I mean I know how to find the derivative of the integral, but after that I'm not sure what to do. The above is finding the integral of 2a/(a^2+x^2)^2 after finding the derivative of 1/(a^2+x^2). I don't know what the point is in finding the derivative though. That's what I'm confused on. In the original question I probably have to find the derivative twice, but after that I'm not sure what to do. I might be completely wrong about all this. Would be nice if someone pushed me in the right direction.

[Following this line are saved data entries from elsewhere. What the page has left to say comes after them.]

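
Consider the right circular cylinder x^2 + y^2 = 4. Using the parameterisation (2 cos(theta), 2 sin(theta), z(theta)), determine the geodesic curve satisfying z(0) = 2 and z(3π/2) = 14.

Parameterise the cylinder of radius R = 2 as
    r(θ) = (2 cos θ, 2 sin θ, z(θ)).
The arc-length element is
    ds = sqrt(4 + (dz/dθ)^2) dθ,
so the Lagrangian is L = sqrt(4 + z'^2).
L depends on z' only, not on z or θ, so ∂L/∂z = 0 and
    ∂L/∂z' = z' / sqrt(4 + z'^2).
The Euler-Lagrange equation gives
    d/dθ( z' / sqrt(4 + z'^2) ) = 0,
so z' is constant. Integrating once:
    z(θ) = a θ + b,
a helix on the cylinder (a straight line when the cylinder is unrolled). The constants a, b are determined by the endpoint conditions.
With endpoint conditions z(0) = 2 and z(3π/2) = 14: from z(0) = b we get b = 2, and a·3π/2 + 2 = 14 gives a = 8/π, so
    z(θ) = (8/π) θ + 2.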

Once you took the derivative, the power of x2 + a2 went from 1 to 2 in the denominator. You wish it was three though... can you guess what you should do to increase the power once more?

i already know that. find the derivative again but after that what do i do?

so i have the second derivative = -2(x^2-3a^2)/(a^2+x^2)^3

now what

Whoops, forgot to mention that it might help to divide both sides by a before taking the next derivative.

man, never mind I give up. I just don't understand this and I'll leave it at that.

If you take this equation that you had
2a∫dx/(a^2+x^2)^2 = 1/a^2*tan^-1(x/a) +(1/a)*1/(1+(x^2/a^2))*(x/a^2)

and divide both sides by a before taking the derivative with respect to a, then the integral on the left hand side is a lot nicer.